Donnerstag, 24. Januar 2008


Licht aus



Wir gehen jetzt erstmal einen Trinken, schlägt sie vor, verläßlich patent, und wer bin ich, da zu widersprechen. Es gibt so Tage. Und so trinken wir beim Italiener einen Wodka, ein Bier, einen Grappa... Ich versuche, etwas zu essen, muß ja auch mal sein, während sie mir meinen Notizkalender mit Terminen volldiktiert. Tanzen? Tanzen ist super, sage ich und merke, wie ich das die letzten Jahre vermißt habe. Konzerte noch und laut sein und Menschen. Geht doch, denke ich.

Pläne machen. Nicht ganz leicht, wenn man merkt, wie etwas zu Ende geht. Vielleicht seit März letzten Jahres, als sich die Dinge veränderten. Als ich merkte, wie die Nähe schwand und das Bemühen. Wie ich anfing, später, mit dem ganzen Blut im Supermarkt, über Dinge anders zu denken. Der Rückzug, die Wut, die Enttäuschung. Überhaupt, diese Enttäuschung.

Dennoch: Was war, was wir hatten, das war gut.

In deinem Alter würde ich keine Kinder mehr machen, sagt mein Vater, der meinen Bruder zeugte, als er noch mal zwei Jahre älter war, als ich jetzt bin. Das ist das Gefährliche daran, die Eltern zu fragen. Sie projizieren ihr Leben und ihre unerfüllten Träume auf einen, in dem sie die jüngere Kopie ihrer selbst zu erkennen glauben. Wenn ich noch mal so jung wäre wie du, setzt er fort und entwickelt Ideen von weißen Bademänteln und einem Penthouse und gut gekühlten Champagnerflaschen. Im Grunde aber, das weiß ich doch, würde er wieder genau das tun, was er getan hat. Will ich hoffen, denn sonst wäre ich nicht da.

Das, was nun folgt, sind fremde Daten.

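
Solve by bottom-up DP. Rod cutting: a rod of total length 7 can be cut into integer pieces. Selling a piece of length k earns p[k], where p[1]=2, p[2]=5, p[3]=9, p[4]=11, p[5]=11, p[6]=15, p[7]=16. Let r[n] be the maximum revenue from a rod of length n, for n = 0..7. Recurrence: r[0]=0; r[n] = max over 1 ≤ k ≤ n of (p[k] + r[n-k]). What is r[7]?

   n    0    1    2    3    4    5    6    7
r[n]    0    2    5    9   11   14   18   20

20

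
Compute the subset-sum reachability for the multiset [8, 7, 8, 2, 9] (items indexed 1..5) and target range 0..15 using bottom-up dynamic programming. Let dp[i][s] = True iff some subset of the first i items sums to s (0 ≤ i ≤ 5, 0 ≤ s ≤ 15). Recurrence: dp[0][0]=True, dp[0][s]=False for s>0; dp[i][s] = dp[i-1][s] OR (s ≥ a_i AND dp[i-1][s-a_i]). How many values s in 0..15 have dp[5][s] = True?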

Naughty James, erzähle ich ihr, den seine Freundin und Muse verließ, schrieb in seinem Blog, er wolle jetzt in den Irak. "Dienen". Vielleicht, schlage ich vor, sollte ich auch zur Fremdenlegion. Wir lachen und stoßen noch einmal an, auf meine heroische Zukunft.

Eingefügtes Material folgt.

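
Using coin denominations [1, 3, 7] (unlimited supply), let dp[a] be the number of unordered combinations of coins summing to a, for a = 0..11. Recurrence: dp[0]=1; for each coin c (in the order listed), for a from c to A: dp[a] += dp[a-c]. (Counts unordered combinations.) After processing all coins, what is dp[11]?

after  coin     0     1     2     3     4     5     6     7     8     9    10    11
          1     1     1     1     1     1     1     1     1     1     1     1     1
          3     1     1     1     2     2     2     3     3     3     4     4     4
          7     1     1     1     2     2     2     3     4     4     5     6     6

6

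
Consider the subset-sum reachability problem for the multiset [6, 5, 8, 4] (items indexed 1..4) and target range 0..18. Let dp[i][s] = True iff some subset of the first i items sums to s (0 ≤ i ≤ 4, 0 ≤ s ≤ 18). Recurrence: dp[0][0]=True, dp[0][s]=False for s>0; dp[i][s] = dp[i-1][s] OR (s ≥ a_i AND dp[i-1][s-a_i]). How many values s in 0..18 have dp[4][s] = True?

14

i\s   0   1   2   3   4   5   6   7   8   9  10  11  12  13  14  15  16  17  18
  0   T   F   F   F   F   F   F   F   F   F   F   F   F   F   F   F   F   F   F
  1   T   F   F   F   F   F   T   F   F   F   F   F   F   F   F   F   F   F   F
  2   T   F   F   F   F   T   T   F   F   F   F   T   F   F   F   F   F   F   F
  3   T   F   F   F   F   T   T   F   T   F   F   T   F   T   T   F   F   F   F
  4   T   F   F   F   T   T   T   F   T   T   T   T   T   T   T   T   F   T   T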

Beim Italiener herrscht teilweise Stromausfall. Die Lampe über unserem Tisch ist aus. Durch leichten Regen geht es durch die Nacht. Zu Hause, kurz vor Mitternacht, erreicht mich eine weitere Nachricht. Ein weiterer Abschied, und ich weiß nicht, welcher schlimmer ist.


 


Mittwoch, 23. Januar 2008


Es gibt Licht. Ist aber nur ein trügerischer Mond

Die Computerstimme liest meinem Anrufbeantworter eine Textnachricht vor. Merkwürdig diese Worte zu hören, durch eine Maske, von einer tonlosen Maschine überbracht.

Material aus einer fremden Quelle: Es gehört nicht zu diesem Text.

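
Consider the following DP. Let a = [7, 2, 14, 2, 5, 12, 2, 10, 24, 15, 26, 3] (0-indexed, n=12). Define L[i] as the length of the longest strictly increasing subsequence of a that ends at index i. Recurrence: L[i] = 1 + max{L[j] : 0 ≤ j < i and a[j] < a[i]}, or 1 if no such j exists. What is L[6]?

1

   i    0    1    2    3    4    5    6    7    8    9   10   11
a[i]    7    2   14    2    5   12    2   10   24   15   26    3
L[i]    1    1    2    1    2    3    1    3    4    4    5    2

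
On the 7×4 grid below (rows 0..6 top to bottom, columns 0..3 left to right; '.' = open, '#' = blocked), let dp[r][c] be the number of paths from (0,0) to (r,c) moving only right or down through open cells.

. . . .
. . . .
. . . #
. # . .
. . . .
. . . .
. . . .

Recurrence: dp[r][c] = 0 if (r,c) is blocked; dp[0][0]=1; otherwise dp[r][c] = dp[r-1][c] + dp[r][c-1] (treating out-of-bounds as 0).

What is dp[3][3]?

r\c   0   1   2   3
  0   1   1   1   1
  1   1   2   3   4
  2   1   3   6   0
  3   1   0   6   6
  4   1   1   7  13
  5   1   2   9  22
  6   1   3  12  34

6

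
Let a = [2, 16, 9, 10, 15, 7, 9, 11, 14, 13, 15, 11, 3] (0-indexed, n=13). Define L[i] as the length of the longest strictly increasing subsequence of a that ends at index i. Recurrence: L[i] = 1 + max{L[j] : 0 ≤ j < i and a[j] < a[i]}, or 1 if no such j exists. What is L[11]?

   i    0    1    2    3    4    5    6    7    8    9   10   11   12
a[i]    2   16    9   10   15    7    9   11   14   13   15   11    3
L[i]    1    2    2    3    4    2    3    4    5    5    6    4    2

4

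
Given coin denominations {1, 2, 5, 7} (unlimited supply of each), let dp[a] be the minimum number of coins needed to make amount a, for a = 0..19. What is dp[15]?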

Ein weiteres Telefonat, das mich berührt. Auf eine merkwürdige Weise. Weil ich da irgendwann nicht mehr weiß, was ich sagen kann, als ich merke... ach, was merke ich schon. Ein Erstaunen, ein Verstehen auch, aber auch die sanftere Form von Eifersucht vielleicht, sollte mir die möglich sein. Die Angst, eine weitere Nähe zu verlieren.

Überhaupt. Dieses wiederum andere Telefonat, das so völlig entgleiste, daß man unsicher wird, über Ursache und Wirkung, Provokation und angemessene Reaktion. Vielleicht die falsche Nummer zur falschen Zeit. Vielleicht gibt es eine bessere Zeit.

Vielleicht ist es der Mond, der prall und dick über dem Wasser hängt. Die Enten sind nervös, quäken so kläglich zu mir hoch, daß ich denke, die sind ja schlimmer als ich. Und vielleicht sogar schlimmer dran. Ich winke ihnen also zu, nur noch mit Wasserglas derzeit, soweit ist es ja schon gekommen. Nur Wasser! Wie soll man da klare Gedanken fassen?

Ich lasse das Licht dann mal im Fenster stehen. Denn tatsächlich verhält es sich so: das Neue ist immer spannend. Einen anderen Wert hat aber die Beständigkeit.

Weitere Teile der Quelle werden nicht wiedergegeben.